Dem mündlichen ging ein schriftlicher Teil des Examens voraus. Er beinhaltete jeweils neun fünfstündige Klausuren, verschiedene Rechtsgebiete betreffend. Bei der Prüfungsvorbereitung nutzte der gebürtige Cottbusser sowohl den Besuch eines privaten Repetitoriums als auch einmal wöchentlich die Arbeit bei einem Rechtsanwalt, um praktische Erfahrungen sammeln zu können. Dabei überließ ihm der Anwalt bereits Rechtsfälle zur selbständigen Bearbeitung. Am universitären Examens-Übungsklausurenkurs nahm der 1971 geborene Fisch mit dem Ziel teil, den sogenannten Freischuß absolvieren zu können.
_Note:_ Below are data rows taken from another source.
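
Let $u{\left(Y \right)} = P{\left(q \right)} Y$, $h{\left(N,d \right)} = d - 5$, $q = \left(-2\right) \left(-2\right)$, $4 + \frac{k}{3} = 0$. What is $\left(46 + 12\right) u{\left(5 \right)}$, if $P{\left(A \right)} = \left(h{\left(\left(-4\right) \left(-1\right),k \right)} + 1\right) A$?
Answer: $-18560$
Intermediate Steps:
$k = -12$ ($k = -12 + 3 \cdot 0 = -12 + 0 = -12$)
$q = 4$
$h{\left(N,d \right)} = -5 + d$
$P{\left(A \right)} = - 16 A$ ($P{\left(A \right)} = \left(\left(-5 - 12\right) + 1\right) A = \left(-17 + 1\right) A = - 16 A$)
$u{\left(Y \right)} = - 64 Y$ ($u{\left(Y \right)} = \left(-16\right) 4 Y = - 64 Y$)
$\left(46 + 12\right) u{\left(5 \right)} = \left(46 + 12\right) \left(\left(-64\right) 5\right) = 58 \left(-320\right) = -18560$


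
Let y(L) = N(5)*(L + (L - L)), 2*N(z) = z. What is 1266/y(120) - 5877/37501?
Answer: 7618861/1875050 ≈ 4.0633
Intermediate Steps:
N(z) = z/2
y(L) = 5*L/2 (y(L) = ((½)*5)*(L + (L - L)) = 5*(L + 0)/2 = 5*L/2)
1266/y(120) - 5877/37501 = 1266/(((5/2)*120)) - 5877/37501 = 1266/300 - 5877*1/37501 = 1266*(1/300) - 5877/37501 = 211/50 - 5877/37501 = 7618861/1875050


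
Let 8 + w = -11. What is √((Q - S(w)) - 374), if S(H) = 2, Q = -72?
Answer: 8*I*√7 ≈ 21.166*I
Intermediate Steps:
w = -19 (w = -8 - 11 = -19)
√((Q - S(w)) - 374) = √((-72 - 1*2) - 374) = √((-72 - 2) - 374) = √(-74 - 374) = √(-448) = 8*I*√7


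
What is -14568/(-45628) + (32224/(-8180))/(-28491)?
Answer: 212289728782/664618531665 ≈ 0.31942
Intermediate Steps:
-14568/(-45628) + (32224/(-8180))/(-28491) = -14568*(-1/45628) + (32224*(-1/8180))*(-1/28491) = 3642/11407 - 8056/2045*(-1/28491) = 3642/11407 + 8056/58264095 = 212289728782/664618531665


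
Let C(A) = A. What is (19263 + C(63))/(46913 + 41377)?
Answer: 3221/14715 ≈ 0.21889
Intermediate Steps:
(19263 + C(63))/(46913 + 41377) = (19263 + 63)/(46913 + 41377) = 19326/88290 = 19326*(1/88290) = 3221/14715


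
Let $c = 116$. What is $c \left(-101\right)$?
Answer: $-11716$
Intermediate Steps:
$c \left(-101\right) = 116 \left(-101\right) = -11716$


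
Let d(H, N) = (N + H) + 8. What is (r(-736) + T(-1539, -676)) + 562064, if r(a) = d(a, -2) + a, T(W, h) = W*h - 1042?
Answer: 1599920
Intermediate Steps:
T(W, h) = -1042 + W*h
d(H, N) = 8 + H + N (d(H, N) = (H + N) + 8 = 8 + H + N)
r(a) = 6 + 2*a (r(a) = (8 + a - 2) + a = (6 + a) + a = 6 + 2*a)
(r(-736) + T(-1539, -676)) + 562064 = ((6 + 2*(-736)) + (-1042 - 1539*(-676))) + 562064 = ((6 - 1472) + (-1042 + 1040364)) + 562064 = (-1466 + 1039322) + 562064 = 1037856 + 562064 = 1599920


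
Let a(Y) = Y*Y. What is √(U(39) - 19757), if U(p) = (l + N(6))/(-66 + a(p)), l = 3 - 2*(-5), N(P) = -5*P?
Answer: 2*I*√10456521915/1455 ≈ 140.56*I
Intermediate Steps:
a(Y) = Y²
l = 13 (l = 3 + 10 = 13)
U(p) = -17/(-66 + p²) (U(p) = (13 - 5*6)/(-66 + p²) = (13 - 30)/(-66 + p²) = -17/(-66 + p²))
√(U(39) - 19757) = √(-17/(-66 + 39²) - 19757) = √(-17/(-66 + 1521) - 19757) = √(-17/1455 - 19757) = √(-28746452/1455) = 2*I*√10456521915/1455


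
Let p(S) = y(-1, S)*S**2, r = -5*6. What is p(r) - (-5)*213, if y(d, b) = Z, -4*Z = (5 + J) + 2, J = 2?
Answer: -960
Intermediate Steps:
Z = -9/4 (Z = -((5 + 2) + 2)/4 = -(7 + 2)/4 = -1/4*9 = -9/4 ≈ -2.2500)
r = -30
y(d, b) = -9/4
p(S) = -9*S**2/4
p(r) - (-5)*213 = -9/4*(-30)**2 - (-5)*213 = -9/4*900 - 1*(-1065) = -2025 + 1065 = -960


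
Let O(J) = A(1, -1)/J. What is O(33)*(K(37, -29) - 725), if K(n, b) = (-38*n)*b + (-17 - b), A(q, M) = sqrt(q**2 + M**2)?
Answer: 40061*sqrt(2)/33 ≈ 1716.8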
Der„Freischuß“ gibt die Chance der Teilnahme an der Prüfung nach dem 8. Fachsemester, gestattet jedoch im Falle des Nichtbestehens beziehungsweise bei Unzufriedenheit mit dem erreichten Ergebnis einen zusätzlichen Prüfungsversuch. Den hatte Fisch jedoch nicht nötig! Die eineinhalb Jahre der Prüfungsvorbereitung„erforderten ein hohes Maß an Selbstdisziplin, ließen mir aber noch genügend Zeit, wenn auch eingeschränkt, meinen Hobbys und privaten Interessen nachzugehen“, resümiert der zukünftige Promovend die hinter ihm liegende Zeit. Zum 1. Oktober 1997 nahm er eine Tätigkeit als wissenschaftlicher Mitarbeiter im Bereich Strafrecht mit Jugendstrafrecht und Kriminologie an der Potsdamer Uni auf. B.E.